Editorial

Are we Ready To Stimulate Indigenous Medicines?

He said  his father made him the concoction from known herbs in his Palapye area, resulting in him regaining his health. The story comes at a time when there is not a single commercialised Botswana herb despite abundant traditional knowledge on solutions to various kinds of healing. Ironically, our supermarkets are awash with herbs from neighbouring and far away countries, which continue to do well.

Colonialism taught us to despise any innovation of our own as Satanic, relegating traditional knowledge of healing and its herbs to the dustbins. Now we know that modern medicine, while we do not reject it, does not hold all the answers to our everyday health challenges. Now we know every culture, every human civilisation has its own unique and functioning medical response to certain ailments, and that such traditional knowledge has to be preserved and shared not only with the local people but with the rest of the world, just as western medicine has shared their penicillin to the whole world.

Our government must come out and boldly encourage the packaging of our traditional knowledge, as well as going as far as funding the start-ups intending to package and commercialise their knowledge of herbs.

Today one of the most profitable drugs is Viagra, that sexual stimulus, which has earned its manufacturers billions of dollars today.
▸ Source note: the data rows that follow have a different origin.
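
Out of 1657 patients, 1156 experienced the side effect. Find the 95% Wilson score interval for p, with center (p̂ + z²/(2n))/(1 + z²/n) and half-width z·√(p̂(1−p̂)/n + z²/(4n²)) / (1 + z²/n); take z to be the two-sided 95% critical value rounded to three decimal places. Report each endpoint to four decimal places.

p̂ = 1156/1657 = 0.69765; z = 1.960, so z² = 3.841600.
Denominator 1 + z²/n = 1 + 3.841600/1657 = 1.002318.
Center = (0.69765 + 0.001159)/1.002318 = 0.69719.
Radicand: p̂(1−p̂)/n + z²/(4n²) = 0.000127300 + 0.000000350 = 0.000127650.
Half-width = z·√(radicand)/denom = 1.960·0.011298/1.002318 = 0.02209.
So the interval runs from 0.6751 to 0.7193.

(0.6751, 0.7193)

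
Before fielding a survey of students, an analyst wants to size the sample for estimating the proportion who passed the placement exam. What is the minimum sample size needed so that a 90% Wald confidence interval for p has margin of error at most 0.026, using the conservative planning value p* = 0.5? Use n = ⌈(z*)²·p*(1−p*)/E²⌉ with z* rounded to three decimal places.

n = 1001

z* = 1.645 at the 90% level.
p*(1−p*) = 0.2500.
(z*)²·p*(1−p*)/E² = 2.706025·0.2500/0.000676 = 1000.749.
Rounding up, n = 1001.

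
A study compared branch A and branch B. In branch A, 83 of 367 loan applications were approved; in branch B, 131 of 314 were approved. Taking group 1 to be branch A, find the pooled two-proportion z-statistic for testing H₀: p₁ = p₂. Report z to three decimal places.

Sample proportions: p̂₁ = 83/367 = 0.22616 and p̂₂ = 131/314 = 0.41720.
Pooled p̂ = (83+131)/(367+314) = 214/681 = 0.31424.
SE = √[p̂(1−p̂)(1/n₁+1/n₂)] = √[0.31424·0.68576·(1/367+1/314)] ≈ 0.035686.
z = -0.19104/0.035686 = -5.353.

z = -5.353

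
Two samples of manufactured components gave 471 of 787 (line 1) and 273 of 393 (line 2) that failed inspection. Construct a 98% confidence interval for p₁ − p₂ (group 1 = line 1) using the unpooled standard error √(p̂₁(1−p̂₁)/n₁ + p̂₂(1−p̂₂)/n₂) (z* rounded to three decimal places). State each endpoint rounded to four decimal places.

p̂₁ = 471/787 = 0.59848, p̂₂ = 273/393 = 0.69466; p̂₁ − p̂₂ = -0.09618.
SE = √(0.000305340 + 0.000539717) = √0.000845057 = 0.029070.
The 98% critical value is z* = 2.326. Margin of error = 0.06762.
CI: -0.09618 ± 0.06762 = (-0.1638, -0.0286).

(-0.1638, -0.0286)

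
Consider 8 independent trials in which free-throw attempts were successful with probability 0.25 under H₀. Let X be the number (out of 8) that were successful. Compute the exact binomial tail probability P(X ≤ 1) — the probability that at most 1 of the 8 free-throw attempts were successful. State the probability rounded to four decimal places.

P = 0.3671

X is binomial with n = 8 and p = 0.25.
P(X ≤ 1) = C(8,0)·0.25^0·0.75^8 + C(8,1)·0.25^1·0.75^7.
= 0.100113 + 0.266968 = 0.3671.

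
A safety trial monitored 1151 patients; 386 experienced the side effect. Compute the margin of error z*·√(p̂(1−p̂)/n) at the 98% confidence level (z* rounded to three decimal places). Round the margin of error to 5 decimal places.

ME = 0.03237

p̂ = 386/1151 = 0.33536.
Standard error of p̂: √(0.222894/1151) = √0.000193652 = 0.013916.
z* = 2.326 at the 98% level.
ME = 2.326·0.013916 = 0.03237.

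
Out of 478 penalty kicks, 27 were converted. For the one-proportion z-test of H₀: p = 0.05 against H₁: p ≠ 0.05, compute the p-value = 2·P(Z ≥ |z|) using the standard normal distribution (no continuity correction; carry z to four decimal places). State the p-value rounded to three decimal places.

p-value = 0.515

The sample proportion is 27/478 = 0.05649.
Null standard error: √(0.05·0.95/478) = √0.000099372 = 0.009969.
z = (p̂ − p₀)/SE = (27/478 − 0.05)/0.009969 ≈ 0.6506.
p-value = 2·P(Z ≥ |z|) with z = 0.6506 → 0.515.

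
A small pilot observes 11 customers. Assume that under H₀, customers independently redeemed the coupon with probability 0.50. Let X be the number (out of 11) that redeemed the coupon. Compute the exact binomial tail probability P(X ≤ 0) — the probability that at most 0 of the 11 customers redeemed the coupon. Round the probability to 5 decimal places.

X ~ Binomial(n=11, p=0.50).
P(X ≤ 0) = C(11,0)·0.50^0·0.50^11.
= 0.000488 = 0.00049.

P = 0.00049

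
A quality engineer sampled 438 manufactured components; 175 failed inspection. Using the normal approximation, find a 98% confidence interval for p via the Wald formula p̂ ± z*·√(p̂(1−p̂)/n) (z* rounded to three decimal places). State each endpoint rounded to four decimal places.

(0.3451, 0.4540)

Sample proportion p̂ = 175/438 = 0.39954.
SE = √(p̂(1−p̂)/n) = √(0.239908/438) = 0.023404.
The 98% critical value is z* = 2.326.
Margin = 2.326·0.023404 = 0.05444.
CI: 0.39954 ± 0.05444 = (0.3451, 0.4540).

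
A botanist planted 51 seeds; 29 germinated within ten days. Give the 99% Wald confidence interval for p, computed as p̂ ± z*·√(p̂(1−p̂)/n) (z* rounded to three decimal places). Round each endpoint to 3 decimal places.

(0.390, 0.747)

p̂ = 29/51 = 0.56863.
SE(p̂) = √(0.56863·0.43137/51) = 0.069351.
The 99% critical value is z* = 2.576.
Margin of error: 2.576 × 0.069351 = 0.17865.
CI: 0.56863 ± 0.17865 = (0.390, 0.747).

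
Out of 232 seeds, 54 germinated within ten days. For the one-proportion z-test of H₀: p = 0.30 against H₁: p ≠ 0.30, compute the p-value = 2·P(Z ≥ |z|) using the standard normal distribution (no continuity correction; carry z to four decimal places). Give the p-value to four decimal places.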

Yet, for generations Batswana have always prided themselves with numerous traditional concoctions and herbs that perform wonders,  perhaps even better than Viagra.

Interestingly, the local herbs appear to be performing their magic with little side effects, something that has to be commended. It is high time Botswana raised a generation of millionaires from its traditional knowledge of herbs, especially in the area of STD’s and libido enhancement, which appears to be the specialty of our herbalists.